Many schools understand that some of the best students in the world may not speak English well. Over the past decade, more schools are using conditional admissions to help these students.
"It adds significant value to have a student from Beijing, a student from Hanoi, a student from London in the classroom with the student from Portland, Oregon," Hardin told VOA. "We think that enhances the student from Portland, Oregon's experience."
At the University of Oregon, international students apply as any other student would, providing grades, extracurricular activities, Test of English as a Foreign Language (TOEFL) scores, and other information.
While many colleges and universities reject applicants with low TOEFL scores, other schools are willing to take a deeper look, Hardin says.

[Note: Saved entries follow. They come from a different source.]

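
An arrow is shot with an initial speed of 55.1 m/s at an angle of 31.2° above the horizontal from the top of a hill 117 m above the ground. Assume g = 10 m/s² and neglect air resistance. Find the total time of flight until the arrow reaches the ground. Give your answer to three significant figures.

8.47 s

Vertical component: v_y = 55.1 sin 31.2° = 28.54 m/s.
Taking up as positive with launch at y = 117 m, landing at y = 0: 0 = 117 + 28.54 t − ½(10) t².
Solving 5.000 t² − 28.54 t − 117 = 0 gives t = [28.54 + √(28.54² + 4·5.000·117)] / 10.00 = 8.47 s.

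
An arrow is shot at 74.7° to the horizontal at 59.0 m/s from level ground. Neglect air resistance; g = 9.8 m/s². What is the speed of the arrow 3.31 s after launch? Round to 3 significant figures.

v_x = 59.0 cos 74.7° = 15.57 m/s (constant).
v_y(t) = 59.0 sin 74.7° − g t = 56.91 − 9.8 × 3.31 = 24.47 m/s.
Speed = √(v_x² + v_y²) = √(242.4 + 598.8) = 29.0 m/s.

29.0 m/s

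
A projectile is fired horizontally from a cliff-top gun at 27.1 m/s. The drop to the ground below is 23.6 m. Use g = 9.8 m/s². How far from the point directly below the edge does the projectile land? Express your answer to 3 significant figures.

59.5 m

Initial vertical velocity is zero, so the fall time comes from h = ½ g t²: t = √(2 × 23.6 / 9.8) = 2.195 s.
Horizontal motion is uniform at 27.1 m/s, so x = 27.1 × 2.195 = 59.5 m.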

If the University of Oregon thinks an applicant has other attributes that make up for a lack of language skills, it will accept them into a special program, according to Hardin.
The conditional-admission program teaches in seven levels of progressive English. As the student's knowledge increases, their test scores improve.

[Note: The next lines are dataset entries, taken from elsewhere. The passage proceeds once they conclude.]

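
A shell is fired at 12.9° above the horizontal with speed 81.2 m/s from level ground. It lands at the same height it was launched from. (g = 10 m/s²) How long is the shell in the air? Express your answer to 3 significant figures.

3.63 s

Vertical component: v_y = 81.2 sin 12.9° = 18.13 m/s.
For a projectile landing at launch height, time of flight is t = 2 v_y / g = 2 × 18.13 / 10 = 3.63 s.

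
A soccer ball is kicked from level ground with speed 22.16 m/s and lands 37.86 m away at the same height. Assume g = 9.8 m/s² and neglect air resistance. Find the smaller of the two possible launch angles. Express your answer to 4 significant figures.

24.54°

Level-ground range: R = v₀² sin(2θ)/g ⇒ sin 2θ = R g / v₀² = 37.86×9.8/22.16² = 0.7556.
2θ = arcsin(0.7556) = 49.078° or 180° − 49.078° = 130.922°.
So θ = 24.54° or θ = 65.46°.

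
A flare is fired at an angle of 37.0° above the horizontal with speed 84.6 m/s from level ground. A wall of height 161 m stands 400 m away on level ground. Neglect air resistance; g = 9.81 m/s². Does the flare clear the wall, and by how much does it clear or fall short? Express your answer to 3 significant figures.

No — it falls 31.5 m short of clearing the wall.

v_x = 84.6 cos 37.0° = 67.56 m/s; v_y0 = 84.6 sin 37.0° = 50.91 m/s.
Time to reach the wall: t = 400 / 67.56 = 5.921 s.
Height at that point: y = 50.91×5.921 − 4.905×5.921² = 129.5 m.
That is 161 − 129.5 = 31.5 m below the top of the wall, so the flare does not clear it.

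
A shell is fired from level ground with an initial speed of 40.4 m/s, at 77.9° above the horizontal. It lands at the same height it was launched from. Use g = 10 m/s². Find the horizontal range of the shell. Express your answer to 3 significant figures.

Components: v_x = 40.4 cos 77.9° = 8.469 m/s, v_y = 40.4 sin 77.9° = 39.50 m/s.
Time of flight (same landing height): t = 2 v_y / g = 2 × 39.50 / 10 = 7.900 s.
Range: R = v_x · t = 8.469 × 7.900 = 66.9 m.

66.9 m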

Hardin says many international students prefer to study English in their native countries to save money and be closer to home, until they can test into a traditional degree program.
But schools like the University of Oregon that offer conditional admissions start students on their degree program once they complete the highest level of the language program.

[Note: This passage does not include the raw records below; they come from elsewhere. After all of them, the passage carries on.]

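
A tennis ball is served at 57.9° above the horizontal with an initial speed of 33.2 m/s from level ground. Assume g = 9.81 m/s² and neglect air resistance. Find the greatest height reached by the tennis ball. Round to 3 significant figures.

40.3 m

Vertical component of launch velocity: v_y = 33.2 sin 57.9° = 28.12 m/s.
At the highest point the vertical velocity is zero, so v_y² = 2 g h_max.
h_max = (28.12)² / (2 × 9.81) = 790.7 / 19.62 = 40.3 m.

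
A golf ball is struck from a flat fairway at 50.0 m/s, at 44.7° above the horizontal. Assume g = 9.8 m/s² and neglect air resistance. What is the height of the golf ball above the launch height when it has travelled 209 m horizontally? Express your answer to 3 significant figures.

v_x = 50.0 cos 44.7° = 35.54 m/s, v_y0 = 50.0 sin 44.7° = 35.17 m/s.
Time to reach x = 209 m: t = x / v_x = 209 / 35.54 = 5.881 s.
y = v_y0 t − ½ g t² = 35.17×5.881 − 4.900×5.881² = 37.4 m.

37.4 m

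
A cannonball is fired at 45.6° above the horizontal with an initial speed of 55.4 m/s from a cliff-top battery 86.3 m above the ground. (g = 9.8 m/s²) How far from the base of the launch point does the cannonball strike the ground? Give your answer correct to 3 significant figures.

382 m

Components: v_x = 55.4 cos 45.6° = 38.76 m/s, v_y = 55.4 sin 45.6° = 39.58 m/s.
Vertical: 0 = 86.3 + 39.58 t − ½(9.8) t² ⇒ 4.900 t² − 39.58 t − 86.3 = 0.
t = [39.58 + √(1567 + 1691)] / 9.800 = 9.863 s.
Horizontal: R = v_x · t = 38.76 × 9.863 = 382 m.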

These conditional admissions programs help students get used to the American college experience. Cultural differences in teaching styles between school back home and school in the U.S. can be addressed. Also, while living on an American college campus, surrounded by English speakers, students often improve their language skills faster.
"You're going to have to figure out how to go to the grocery store and buy apples," Hardin said. "You're going to take what you're learning in the classroom and you're going to be able to immediately apply it to your daily life."
Hardin notes that this newer path to admission is not just for students with weak English-language skills. Even strong applicants may not realize that they lack the English abilities to fully succeed at the college level.
For students who need additional support, some schools offer a bridge program. At the University of Oregon, students in the bridge program take as many as six additional English classes, often related to subjects the students are taking.
International students should not expect every college and university in the U.S. to offer such programs. At top schools, competition is fierce and students who are already strong in English have a better chance at acceptance.